London Recap Part I - The Markets

Shefali and I spent four days vacationing in London on our way to Mumbai. Whenever we travel to a new place, we make it a goal to eat our way from one end of town to the other. This four-part series will highlight our experiences.

After landing at Heathrow Airport and riding the tube into town, we visited Borough Market in Southwark and quickly learned that London has a vibrant local food scene. The city's diversity brings products from all over the globe, and the food vendors fill three city blocks.

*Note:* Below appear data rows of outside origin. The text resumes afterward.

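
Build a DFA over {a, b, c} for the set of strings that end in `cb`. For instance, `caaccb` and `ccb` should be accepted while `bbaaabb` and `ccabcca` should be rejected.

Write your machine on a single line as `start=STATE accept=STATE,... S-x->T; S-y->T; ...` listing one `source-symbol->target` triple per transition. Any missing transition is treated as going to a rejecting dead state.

start=s0; accept=s2; s0-a->s0; s0-b->s0; s0-c->s1; s1-a->s0; s1-b->s2; s1-c->s1; s2-a->s0; s2-b->s0; s2-c->s1

Remember how much of `cb` the current input suffix matches. State s0 means no match yet; s1 means the last symbol is `c`; s2 means the last 2 symbols are `cb`. Only s2 accepts. On a mismatch, fall back to the longest proper suffix that is still a prefix of `cb`.
3 states suffice.
        a   b   c  
>  s0   s0  s0  s1 
   s1   s0  s2  s1 
 * s2   s0  s0  s1 
(> = start, * = accepting)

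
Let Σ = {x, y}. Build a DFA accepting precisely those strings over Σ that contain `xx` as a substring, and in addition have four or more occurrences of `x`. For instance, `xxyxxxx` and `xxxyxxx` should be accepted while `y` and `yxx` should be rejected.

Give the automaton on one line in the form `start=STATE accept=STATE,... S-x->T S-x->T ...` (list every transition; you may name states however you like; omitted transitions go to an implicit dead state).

start=q0 accept=q6,q8 q0-x->q1 q0-y->q0 q1-x->q2 q1-y->q3 q2-x->q4 q2-y->q2 q3-x->q5 q3-y->q3 q4-x->q6 q4-y->q4 q5-x->q4 q5-y->q7 q6-x->q8 q6-y->q6 q7-x->q9 q7-y->q7 q8-x->q8 q8-y->q8 q9-x->q6 q9-y->q10 q10-x->q11 q10-y->q10 q11-x->q8 q11-y->q12 q12-x->q13 q12-y->q12 q13-x->q8 q13-y->q14 q14-x->q13 q14-y->q14

Run two small machines in parallel and take their product. The first has 3 states tracking whether and how much of `xx` has been seen; the second has 6 states tracking the count of `x`s, saturating at 5. A product state is a pair (one from each), accepting exactly when both do.
A 15-state machine:
          x    y  
>  q0     q1   q0 
   q1     q2   q3 
   q2     q4   q2 
   q3     q5   q3 
   q4     q6   q4 
   q5     q4   q7 
 * q6     q8   q6 
   q7     q9   q7 
 * q8     q8   q8 
   q9     q6  q10 
   q10   q11  q10 
   q11    q8  q12 
   q12   q13  q12 
   q13    q8  q14 
   q14   q13  q14 
(> = start, * = accepting)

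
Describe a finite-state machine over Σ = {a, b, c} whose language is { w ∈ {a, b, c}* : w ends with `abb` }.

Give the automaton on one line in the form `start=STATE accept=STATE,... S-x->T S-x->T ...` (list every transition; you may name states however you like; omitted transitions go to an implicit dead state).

Remember how much of `abb` the current input suffix matches. State q0 means no match yet; q1 means the last symbol is `a`; q2 means the last 2 symbols are `ab`; q3 means the last 3 symbols are `abb`. Only q3 accepts. On a mismatch, fall back to the longest proper suffix that is still a prefix of `abb`.
A 4-state machine:
        a   b   c  
>  q0   q1  q0  q0 
   q1   q1  q2  q0 
   q2   q1  q3  q0 
 * q3   q1  q0  q0 
(> = start, * = accepting)

start=q0 accept=q3 q0-a->q1 q0-b->q0 q0-c->q0 q1-a->q1 q1-b->q2 q1-c->q0 q2-a->q1 q2-b->q3 q2-c->q0 q3-a->q1 q3-b->q0 q3-c->q0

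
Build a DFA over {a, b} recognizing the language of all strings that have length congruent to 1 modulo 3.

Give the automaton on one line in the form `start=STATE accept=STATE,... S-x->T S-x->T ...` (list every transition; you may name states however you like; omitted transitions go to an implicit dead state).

start=q0 accept=q1 q0-a->q1 q0-b->q1 q1-a->q2 q1-b->q2 q2-a->q0 q2-b->q0

Only the length mod 3 matters, so use a 3-cycle: from any state, every input symbol moves to the next state, wrapping q2 back to q0. Mark q1 accepting.
        a   b  
>  q0   q1  q1 
 * q1   q2  q2 
   q2   q0  q0 
(> = start, * = accepting)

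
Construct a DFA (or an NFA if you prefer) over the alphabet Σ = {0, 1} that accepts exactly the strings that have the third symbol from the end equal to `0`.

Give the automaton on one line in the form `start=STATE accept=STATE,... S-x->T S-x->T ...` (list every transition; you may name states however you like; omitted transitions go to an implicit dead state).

start=A accept=H,I,J,K A-0->B A-1->C B-0->D B-1->E C-0->F C-1->G D-0->H D-1->I E-0->J E-1->K F-0->L F-1->M G-0->N G-1->O H-0->H H-1->I I-0->J I-1->K J-0->L J-1->M K-0->N K-1->O L-0->H L-1->I M-0->J M-1->K N-0->L N-1->M O-0->N O-1->O

Because acceptance depends on a position counted from the end, the machine has to buffer the most recent 3 symbols. Make each state the string of the last up-to-3 symbols read; on input `x` shift the window left and append `x`. Accept when the buffered window has length 3 and begins with `0`.
A 15-state machine:
       0  1 
>  A   B  C 
   B   D  E 
   C   F  G 
   D   H  I 
   E   J  K 
   F   L  M 
   G   N  O 
 * H   H  I 
 * I   J  K 
 * J   L  M 
 * K   N  O 
   L   H  I 
   M   J  K 
   N   L  M 
   O   N  O 
(> = start, * = accepting)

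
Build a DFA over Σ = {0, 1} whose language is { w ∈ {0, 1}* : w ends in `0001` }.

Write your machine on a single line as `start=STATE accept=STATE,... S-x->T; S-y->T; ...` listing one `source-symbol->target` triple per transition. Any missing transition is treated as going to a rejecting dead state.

Remember how much of `0001` the current input suffix matches. State S0 means no match yet; S1 means the last symbol is `0`; S2 means the last 2 symbols are `00`; S3 means the last 3 symbols are `000`; S4 means the last 4 symbols are `0001`. Only S4 accepts. On a mismatch, fall back to the longest proper suffix that is still a prefix of `0001`.
With 5 states:
        0   1  
>  S0   S1  S0 
   S1   S2  S0 
   S2   S3  S0 
   S3   S3  S4 
 * S4   S1  S0 
(> = start, * = accepting)

start=S0; accept=S4; S0-0->S1; S0-1->S0; S1-0->S2; S1-1->S0; S2-0->S3; S2-1->S0; S3-0->S3; S3-1->S4; S4-0->S1; S4-1->S0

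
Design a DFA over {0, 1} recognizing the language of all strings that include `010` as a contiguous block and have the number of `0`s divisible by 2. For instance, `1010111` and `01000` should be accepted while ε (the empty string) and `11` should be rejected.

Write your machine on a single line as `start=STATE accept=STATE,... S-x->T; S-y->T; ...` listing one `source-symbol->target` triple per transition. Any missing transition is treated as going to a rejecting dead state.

start=s0; accept=s5; s0-0->s1; s0-1->s0; s1-0->s2; s1-1->s3; s2-0->s1; s2-1->s4; s3-0->s5; s3-1->s6; s4-0->s7; s4-1->s0; s5-0->s7; s5-1->s5; s6-0->s2; s6-1->s6; s7-0->s5; s7-1->s7

Handle the two conditions separately and then intersect. One (4 states) tracks whether and how much of `010` has been seen; the other (2 states) tracks the count of `0`s modulo 2. Each combined state is a pair, one component from each; accept when both components accept.
        0   1  
>  s0   s1  s0 
   s1   s2  s3 
   s2   s1  s4 
   s3   s5  s6 
   s4   s7  s0 
 * s5   s7  s5 
   s6   s2  s6 
   s7   s5  s7 
(> = start, * = accepting)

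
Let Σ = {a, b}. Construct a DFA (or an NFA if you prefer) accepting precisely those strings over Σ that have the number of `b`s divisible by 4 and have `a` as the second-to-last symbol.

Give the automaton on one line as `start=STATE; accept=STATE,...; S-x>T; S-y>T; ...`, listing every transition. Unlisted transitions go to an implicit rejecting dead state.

start=S0; accept=S3,S7; S0-a>S1; S0-b>S2; S1-a>S3; S1-b>S2; S2-a>S2; S2-b>S4; S3-a>S3; S3-b>S2; S4-a>S4; S4-b>S5; S5-a>S6; S5-b>S0; S6-a>S6; S6-b>S7; S7-a>S1; S7-b>S2

Build one automaton per condition and run them in lockstep. One (4 states) tracks the count of `b`s modulo 4; the other (7 states) tracks the last 2 symbols read. Each combined state is a pair, one component from each; accept when both components accept. Minimizing collapses redundant product states.
With 8 states:
        a   b  
>  S0   S1  S2 
   S1   S3  S2 
   S2   S2  S4 
 * S3   S3  S2 
   S4   S4  S5 
   S5   S6  S0 
   S6   S6  S7 
 * S7   S1  S2 
(> = start, * = accepting)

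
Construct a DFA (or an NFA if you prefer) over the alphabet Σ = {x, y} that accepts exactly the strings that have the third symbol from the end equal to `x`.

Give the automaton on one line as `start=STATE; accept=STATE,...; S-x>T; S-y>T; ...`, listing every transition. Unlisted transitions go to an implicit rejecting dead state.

start=q0; accept=q7,q8,q9,q10; q0-x>q1; q0-y>q2; q1-x>q3; q1-y>q4; q2-x>q5; q2-y>q6; q3-x>q7; q3-y>q8; q4-x>q9; q4-y>q10; q5-x>q11; q5-y>q12; q6-x>q13; q6-y>q14; q7-x>q7; q7-y>q8; q8-x>q9; q8-y>q10; q9-x>q11; q9-y>q12; q10-x>q13; q10-y>q14; q11-x>q7; q11-y>q8; q12-x>q9; q12-y>q10; q13-x>q11; q13-y>q12; q14-x>q13; q14-y>q14

A DFA must remember the last 3 symbols (since which symbol is third-to-last isn't known until the input ends). Use one state per possible window of the last ≤3 symbols; accept from those whose window starts with `x`.
15 states suffice.
          x    y  
>  q0     q1   q2 
   q1     q3   q4 
   q2     q5   q6 
   q3     q7   q8 
   q4     q9  q10 
   q5    q11  q12 
   q6    q13  q14 
 * q7     q7   q8 
 * q8     q9  q10 
 * q9    q11  q12 
 * q10   q13  q14 
   q11    q7   q8 
   q12    q9  q10 
   q13   q11  q12 
   q14   q13  q14 
(> = start, * = accepting)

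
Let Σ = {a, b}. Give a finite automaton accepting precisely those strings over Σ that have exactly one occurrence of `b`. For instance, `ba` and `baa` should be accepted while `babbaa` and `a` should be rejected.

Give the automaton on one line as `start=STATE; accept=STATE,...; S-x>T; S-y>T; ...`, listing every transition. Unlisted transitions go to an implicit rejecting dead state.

start=q0; accept=q1; q0-a>q0; q0-b>q1; q1-a>q1; q1-b>q2; q2-a>q2; q2-b>q2

Only the number of `b`s matters, and only up to 2. Make a chain q0 → q1 → q2 advanced by each `b` (with q2 absorbing); every other symbol self-loops. The accepting set is {q1}.
With 3 states:
        a   b  
>  q0   q0  q1 
 * q1   q1  q2 
   q2   q2  q2 
(> = start, * = accepting)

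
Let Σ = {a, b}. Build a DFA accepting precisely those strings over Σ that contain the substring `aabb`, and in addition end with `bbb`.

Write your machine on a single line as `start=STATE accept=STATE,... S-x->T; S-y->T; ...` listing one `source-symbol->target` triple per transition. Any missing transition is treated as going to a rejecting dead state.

start=q0; accept=q9; q0-a->q1; q0-b->q2; q1-a->q3; q1-b->q2; q2-a->q1; q2-b->q4; q3-a->q3; q3-b->q5; q4-a->q1; q4-b->q6; q5-a->q1; q5-b->q7; q6-a->q1; q6-b->q6; q7-a->q8; q7-b->q9; q8-a->q8; q8-b->q10; q9-a->q8; q9-b->q9; q10-a->q8; q10-b->q7

Build one automaton per condition and run them in lockstep. The first has 5 states tracking whether and how much of `aabb` has been seen; the second has 4 states tracking how much of the suffix `bbb` has currently been matched. A product state is a pair (one from each), accepting exactly when both do.
With 11 states:
          a    b  
>  q0     q1   q2 
   q1     q3   q2 
   q2     q1   q4 
   q3     q3   q5 
   q4     q1   q6 
   q5     q1   q7 
   q6     q1   q6 
   q7     q8   q9 
   q8     q8  q10 
 * q9     q8   q9 
   q10    q8   q7 
(> = start, * = accepting)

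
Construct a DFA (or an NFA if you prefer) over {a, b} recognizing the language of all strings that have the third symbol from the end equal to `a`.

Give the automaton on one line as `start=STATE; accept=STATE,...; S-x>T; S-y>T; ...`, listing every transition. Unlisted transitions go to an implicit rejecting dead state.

start=S0; accept=S7,S8,S9,S10; S0-a>S1; S0-b>S2; S1-a>S3; S1-b>S4; S2-a>S5; S2-b>S6; S3-a>S7; S3-b>S8; S4-a>S9; S4-b>S10; S5-a>S11; S5-b>S12; S6-a>S13; S6-b>S14; S7-a>S7; S7-b>S8; S8-a>S9; S8-b>S10; S9-a>S11; S9-b>S12; S10-a>S13; S10-b>S14; S11-a>S7; S11-b>S8; S12-a>S9; S12-b>S10; S13-a>S11; S13-b>S12; S14-a>S13; S14-b>S14

A DFA must remember the last 3 symbols (since which symbol is third-to-last isn't known until the input ends). Use one state per possible window of the last ≤3 symbols; accept from those whose window starts with `a`.
A 15-state machine:
          a    b  
>  S0     S1   S2 
   S1     S3   S4 
   S2     S5   S6 
   S3     S7   S8 
   S4     S9  S10 
   S5    S11  S12 
   S6    S13  S14 
 * S7     S7   S8 
 * S8     S9  S10 
 * S9    S11  S12 
 * S10   S13  S14 
   S11    S7   S8 
   S12    S9  S10 
   S13   S11  S12 
   S14   S13  S14 
(> = start, * = accepting)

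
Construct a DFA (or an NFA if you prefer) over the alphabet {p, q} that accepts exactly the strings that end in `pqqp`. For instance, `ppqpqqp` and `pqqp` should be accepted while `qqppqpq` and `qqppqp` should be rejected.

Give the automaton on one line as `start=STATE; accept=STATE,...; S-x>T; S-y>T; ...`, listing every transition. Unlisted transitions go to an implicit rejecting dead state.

Remember how much of `pqqp` the current input suffix matches. State A means no match yet; B means the last symbol is `p`; C means the last 2 symbols are `pq`; D means the last 3 symbols are `pqq`; E means the last 4 symbols are `pqqp`. Only E accepts. On a mismatch, fall back to the longest proper suffix that is still a prefix of `pqqp`.
       p  q 
>  A   B  A 
   B   B  C 
   C   B  D 
   D   E  A 
 * E   B  C 
(> = start, * = accepting)

start=A; accept=E; A-p>B; A-q>A; B-p>B; B-q>C; C-p>B; C-q>D; D-p>E; D-q>A; E-p>B; E-q>C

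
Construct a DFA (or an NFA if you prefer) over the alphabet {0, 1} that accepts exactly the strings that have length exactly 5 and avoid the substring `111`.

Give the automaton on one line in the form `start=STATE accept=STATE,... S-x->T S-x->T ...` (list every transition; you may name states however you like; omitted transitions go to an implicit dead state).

start=S0 accept=S12 S0-0->S1 S0-1->S2 S1-0->S3 S1-1->S4 S2-0->S3 S2-1->S5 S3-0->S6 S3-1->S7 S4-0->S6 S4-1->S8 S5-0->S6 S5-1->S9 S6-0->S10 S6-1->S10 S7-0->S10 S7-1->S11 S8-0->S10 S8-1->S9 S9-0->S9 S9-1->S9 S10-0->S12 S10-1->S12 S11-0->S12 S11-1->S9 S12-0->S9 S12-1->S9

Build one automaton per condition and run them in lockstep. The first has 7 states tracking the input length, saturating at 6; the second has 4 states tracking partial matches of the forbidden pattern `111`. A product state is a pair (one from each), accepting exactly when both do. Minimizing collapses redundant product states.
A 13-state machine:
          0    1  
>  S0     S1   S2 
   S1     S3   S4 
   S2     S3   S5 
   S3     S6   S7 
   S4     S6   S8 
   S5     S6   S9 
   S6    S10  S10 
   S7    S10  S11 
   S8    S10   S9 
   S9     S9   S9 
   S10   S12  S12 
   S11   S12   S9 
 * S12    S9   S9 
(> = start, * = accepting)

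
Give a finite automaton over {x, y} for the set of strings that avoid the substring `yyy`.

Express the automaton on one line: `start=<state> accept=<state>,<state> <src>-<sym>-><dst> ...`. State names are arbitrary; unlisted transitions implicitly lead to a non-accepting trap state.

start=s0 accept=s0,s1,s2 s0-x->s0 s0-y->s1 s1-x->s0 s1-y->s2 s2-x->s0 s2-y->s3 s3-x->s3 s3-y->s3

Track partial matches of the forbidden pattern `yyy`. State s3 is a dead state reached once `yyy` has occurred; every other state accepts. s0 means no part of `yyy` is currently matched.
With 4 states:
        x   y  
>* s0   s0  s1 
 * s1   s0  s2 
 * s2   s0  s3 
   s3   s3  s3 
(> = start, * = accepting)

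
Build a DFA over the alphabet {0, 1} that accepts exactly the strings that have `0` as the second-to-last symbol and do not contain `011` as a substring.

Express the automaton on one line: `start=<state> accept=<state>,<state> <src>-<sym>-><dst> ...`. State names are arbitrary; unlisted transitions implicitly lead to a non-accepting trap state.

Run two small machines in parallel and take their product. One (7 states) tracks the last 2 symbols read; the other (4 states) tracks partial matches of the forbidden pattern `011`. Each combined state is a pair, one component from each; accept when both components accept. Equivalent product states are then merged.
With 5 states:
        0   1  
>  q0   q1  q0 
   q1   q2  q3 
 * q2   q2  q3 
 * q3   q1  q4 
   q4   q4  q4 
(> = start, * = accepting)

start=q0 accept=q2,q3 q0-0->q1 q0-1->q0 q1-0->q2 q1-1->q3 q2-0->q2 q2-1->q3 q3-0->q1 q3-1->q4 q4-0->q4 q4-1->q4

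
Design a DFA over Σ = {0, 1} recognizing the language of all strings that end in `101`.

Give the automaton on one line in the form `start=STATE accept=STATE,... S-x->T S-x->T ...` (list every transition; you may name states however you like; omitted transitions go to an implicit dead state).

start=q0 accept=q3 q0-0->q0 q0-1->q1 q1-0->q2 q1-1->q1 q2-0->q0 q2-1->q3 q3-0->q2 q3-1->q1

Let each state record the length of the longest suffix of the input read so far that is also a prefix of `101`. q1 means the last symbol is `1`; q2 means the last 2 symbols are `10`; q3 means the last 3 symbols are `101`. Accept only at q3, where the string currently ends in `101`.
        0   1  
>  q0   q0  q1 
   q1   q2  q1 
   q2   q0  q3 
 * q3   q2  q1 
(> = start, * = accepting)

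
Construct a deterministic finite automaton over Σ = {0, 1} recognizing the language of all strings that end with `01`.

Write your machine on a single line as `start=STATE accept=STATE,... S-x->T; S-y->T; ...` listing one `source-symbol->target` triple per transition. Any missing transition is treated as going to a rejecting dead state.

start=s0; accept=s2; s0-0->s1; s0-1->s0; s1-0->s1; s1-1->s2; s2-0->s1; s2-1->s0

Let each state record the length of the longest suffix of the input read so far that is also a prefix of `01`. s1 means the last symbol is `0`; s2 means the last 2 symbols are `01`. Accept only at s2, where the string currently ends in `01`.
With 3 states:
        0   1  
>  s0   s1  s0 
   s1   s1  s2 
 * s2   s1  s0 
(> = start, * = accepting)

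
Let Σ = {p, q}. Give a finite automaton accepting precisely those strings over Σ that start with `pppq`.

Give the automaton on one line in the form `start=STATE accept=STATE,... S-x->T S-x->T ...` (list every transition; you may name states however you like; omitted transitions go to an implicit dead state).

start=s0 accept=s4 s0-p->s1 s0-q->s5 s1-p->s2 s1-q->s5 s2-p->s3 s2-q->s5 s3-p->s5 s3-q->s4 s4-p->s4 s4-q->s4 s5-p->s5 s5-q->s5

Walk along `pppq` while the input agrees: from s0 take `p` to s1, and so on. Any deviation drops to the rejecting sink s5. Once s4 is reached the prefix is confirmed and every continuation is accepted.
A 6-state machine:
        p   q  
>  s0   s1  s5 
   s1   s2  s5 
   s2   s3  s5 
   s3   s5  s4 
 * s4   s4  s4 
   s5   s5  s5 
(> = start, * = accepting)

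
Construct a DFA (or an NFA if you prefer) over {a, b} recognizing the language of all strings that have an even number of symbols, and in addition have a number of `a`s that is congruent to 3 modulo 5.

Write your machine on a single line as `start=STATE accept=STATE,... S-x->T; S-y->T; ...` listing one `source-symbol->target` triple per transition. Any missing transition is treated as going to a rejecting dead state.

Build one automaton per condition and run them in lockstep. One (2 states) tracks the input length modulo 2; the other (5 states) tracks the count of `a`s modulo 5. Each combined state is a pair, one component from each; accept when both components accept.
        a   b  
>  q0   q1  q2 
   q1   q3  q4 
   q2   q4  q0 
   q3   q5  q6 
   q4   q6  q1 
   q5   q7  q8 
   q6   q8  q3 
   q7   q2  q9 
 * q8   q9  q5 
   q9   q0  q7 
(> = start, * = accepting)

start=q0; accept=q8; q0-a->q1; q0-b->q2; q1-a->q3; q1-b->q4; q2-a->q4; q2-b->q0; q3-a->q5; q3-b->q6; q4-a->q6; q4-b->q1; q5-a->q7; q5-b->q8; q6-a->q8; q6-b->q3; q7-a->q2; q7-b->q9; q8-a->q9; q8-b->q5; q9-a->q0; q9-b->q7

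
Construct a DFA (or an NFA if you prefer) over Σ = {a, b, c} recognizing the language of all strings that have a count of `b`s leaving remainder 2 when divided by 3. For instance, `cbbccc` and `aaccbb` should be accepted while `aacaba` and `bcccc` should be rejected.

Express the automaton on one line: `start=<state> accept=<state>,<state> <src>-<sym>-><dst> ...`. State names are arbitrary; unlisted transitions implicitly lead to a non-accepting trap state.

start=S0 accept=S2 S0-a->S0 S0-b->S1 S0-c->S0 S1-a->S1 S1-b->S2 S1-c->S1 S2-a->S2 S2-b->S0 S2-c->S2

The only thing that matters is how many `b`s have appeared, reduced mod 3. Use one state per residue: S0 for 0, …, S2 for 2. Reading `b` moves to the next residue; anything else stays put. S2 is accepting.
A 3-state machine:
        a   b   c  
>  S0   S0  S1  S0 
   S1   S1  S2  S1 
 * S2   S2  S0  S2 
(> = start, * = accepting)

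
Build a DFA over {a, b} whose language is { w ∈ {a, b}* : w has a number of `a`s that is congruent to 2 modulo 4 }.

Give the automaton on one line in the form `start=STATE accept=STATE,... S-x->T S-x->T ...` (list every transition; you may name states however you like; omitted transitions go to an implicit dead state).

Keep the running count of `a`s modulo 4: each `a` advances along the cycle S0 → S1 → S2 → S3 → S0 while other symbols loop. Accept at S2.
With 4 states:
        a   b  
>  S0   S1  S0 
   S1   S2  S1 
 * S2   S3  S2 
   S3   S0  S3 
(> = start, * = accepting)

start=S0 accept=S2 S0-a->S1 S0-b->S0 S1-a->S2 S1-b->S1 S2-a->S3 S2-b->S2 S3-a->S0 S3-b->S3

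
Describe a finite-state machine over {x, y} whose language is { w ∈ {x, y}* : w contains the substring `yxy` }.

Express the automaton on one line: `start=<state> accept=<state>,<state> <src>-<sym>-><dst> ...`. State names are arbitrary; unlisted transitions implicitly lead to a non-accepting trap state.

States A..C record the length of the longest prefix of `yxy` that matches the current input suffix. Reaching D means `yxy` has been seen, and we stay there forever. Accept from D.
       x  y 
>  A   A  B 
   B   C  B 
   C   A  D 
 * D   D  D 
(> = start, * = accepting)

start=A accept=D A-x->A A-y->B B-x->C B-y->B C-x->A C-y->D D-x->D D-y->D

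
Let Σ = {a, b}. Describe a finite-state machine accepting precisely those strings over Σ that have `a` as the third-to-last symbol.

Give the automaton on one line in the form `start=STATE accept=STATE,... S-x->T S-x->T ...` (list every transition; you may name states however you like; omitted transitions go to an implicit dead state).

start=S0 accept=S7,S8,S9,S10 S0-a->S1 S0-b->S2 S1-a->S3 S1-b->S4 S2-a->S5 S2-b->S6 S3-a->S7 S3-b->S8 S4-a->S9 S4-b->S10 S5-a->S11 S5-b->S12 S6-a->S13 S6-b->S14 S7-a->S7 S7-b->S8 S8-a->S9 S8-b->S10 S9-a->S11 S9-b->S12 S10-a->S13 S10-b->S14 S11-a->S7 S11-b->S8 S12-a->S9 S12-b->S10 S13-a->S11 S13-b->S12 S14-a->S13 S14-b->S14

Because acceptance depends on a position counted from the end, the machine has to buffer the most recent 3 symbols. Make each state the string of the last up-to-3 symbols read; on input `x` shift the window left and append `x`. Accept when the buffered window has length 3 and begins with `a`.
          a    b  
>  S0     S1   S2 
   S1     S3   S4 
   S2     S5   S6 
   S3     S7   S8 
   S4     S9  S10 
   S5    S11  S12 
   S6    S13  S14 
 * S7     S7   S8 
 * S8     S9  S10 
 * S9    S11  S12 
 * S10   S13  S14 
   S11    S7   S8 
   S12    S9  S10 
   S13   S11  S12 
   S14   S13  S14 
(> = start, * = accepting)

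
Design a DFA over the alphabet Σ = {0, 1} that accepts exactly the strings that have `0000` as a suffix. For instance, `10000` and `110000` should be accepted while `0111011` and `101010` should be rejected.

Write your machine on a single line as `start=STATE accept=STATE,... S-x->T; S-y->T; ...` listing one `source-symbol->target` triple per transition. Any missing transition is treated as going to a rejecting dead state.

Remember how much of `0000` the current input suffix matches. State s0 means no match yet; s1 means the last symbol is `0`; s2 means the last 2 symbols are `00`; s3 means the last 3 symbols are `000`; s4 means the last 4 symbols are `0000`. Only s4 accepts. On a mismatch, fall back to the longest proper suffix that is still a prefix of `0000`.
        0   1  
>  s0   s1  s0 
   s1   s2  s0 
   s2   s3  s0 
   s3   s4  s0 
 * s4   s4  s0 
(> = start, * = accepting)

start=s0; accept=s4; s0-0->s1; s0-1->s0; s1-0->s2; s1-1->s0; s2-0->s3; s2-1->s0; s3-0->s4; s3-1->s0; s4-0->s4; s4-1->s0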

Many foods, like fish, eggs, dairy and veggies, are produced locally, but there were dozens of other booths offering goods imported from the regions of the world that know them best.

For example, heavily-accented Europeans handed us samples of blood orange and lemon-infused olive oils from Sicily, white and black truffle oil from Bologna, red-chile hummous (made locally by an Israeli family), and chorizo from Spain, quartered and served with arugula, roasted red peppers and tomatoes in a bun.

In addition to the classics, we stumbled upon less iconic treasures like ostrich burger, Croatian olive oils, zebra meat and vats of chicken and seafood, simmering in Vietnamese, Madras and Thai curries. In short, Borough Market was incredible. If you're ever in London, don't miss it.

Towards the end of the week we visited Shefali's cousin, Priya, in Fulham. Located west of London proper, Fulham has its own farmer's market. Open every morning, Priya explained, its booths cater to the ethnicities--Jewish, Indian and Slovak, for example--that have helped make London famous. Though foods like papad and matzo, produced and shared by families from places other than London, may or may not use ingredients from nearby farms, it definitely challenges the way I think about local food. In a city as historic and diverse as London, perhaps the people decide what's "local" just as much as the geography. If I've learned anything from traveling, it's that people will do anything to recreate the foods they ate at home. As a result, community-supported markets rely on the palates of the residents in addition to the land itself.